Alterego, what does the resume writer say? Did you ask him about it?
Alterego opened the document in Adobe Acrobat - a PDF editing tool. I suspect that the link that popped up only does so in Acrobat, and not in Acrobat Reader - the non-editing tool most people use to view PDF files.
So the author has a reminder in the document that they wrote of the restrictions on the editing of said document. This is a message both to the person that the resume is about, and to anyone who receives the resume, that changing it is a violation of the rule that it was created and sold under. The tagged external link presumably triggers some sort of notification to the author.

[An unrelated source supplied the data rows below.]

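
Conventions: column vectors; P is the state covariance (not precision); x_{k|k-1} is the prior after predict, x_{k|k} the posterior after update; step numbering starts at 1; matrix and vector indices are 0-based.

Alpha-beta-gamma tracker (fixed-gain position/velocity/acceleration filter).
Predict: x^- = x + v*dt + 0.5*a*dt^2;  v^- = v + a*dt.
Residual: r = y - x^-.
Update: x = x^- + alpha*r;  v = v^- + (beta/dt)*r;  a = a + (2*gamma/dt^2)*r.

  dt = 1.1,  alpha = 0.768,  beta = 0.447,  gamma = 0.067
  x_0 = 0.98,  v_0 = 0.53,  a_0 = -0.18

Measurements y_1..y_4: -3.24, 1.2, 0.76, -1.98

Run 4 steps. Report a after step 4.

step 1: x_pred=1.4541  r=-4.6941  x^+=-2.1510  v^+=-1.5755  a^+=-0.6998
step 2: x_pred=-4.3074  r=5.5074  x^+=-0.0777  v^+=-0.1073  a^+=-0.0899
step 3: x_pred=-0.2502  r=1.0102  x^+=0.5256  v^+=0.2043  a^+=0.0219
step 4: x_pred=0.7636  r=-2.7436  x^+=-1.3435  v^+=-0.8865  a^+=-0.2819

a_post = -0.2819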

This is obviously some functionality within Adobe Acrobat, to manage document control/rights management. Alterego may not like it, but it is probably within the scope of the contract between himself and the resume author.
Of course, if this pops up in Acrobat Reader, then it is intrusive and unnecessary and should be removed.
The problem is that the person in Human Resources, or elsewhere in the hiring organisation, who opens the document may need to use Adobe Acrobat in their work to create PDF documents. If they do, then the default for opening PDF files may be Adobe Acrobat, and they will get the message. It’s not very well thought out by the firm writing the resumes, since many, if not most, people these days will send resumes as attachments to email, not as printed documents.
I think that by the point you’re past paper resumes and into electronic resumes, the job ads, recruiters, etc., always indicate in which format to send a resume. At least in my experience, it was always stated. If there are no requirements stated, though, then PDF seems like a logical choice.
Moral rights exist in the copyright law of almost all the world, since it is part of the Berne Convention.
However, the U.S. specifically rejected moral right when it wrote a new copyright law adapting almost all the other provisions of Berne. There are some highly technical exceptions, but for everybody’s everyday experience there is no moral right in the U.S.
That copyright law also gives you an automatic copyright to your words the moment you write them, unless you are an employee who has assigned the right to the employer.
I would assume that any contract, written or oral, to write a resume would have that rights assignment, but I don’t know your circumstances and I’m not a lawyer.
When I do client development consultation I always provide our staffs’ resumes in .pdf format, especially because a lot of offices related to our work use WordPerfect exclusively.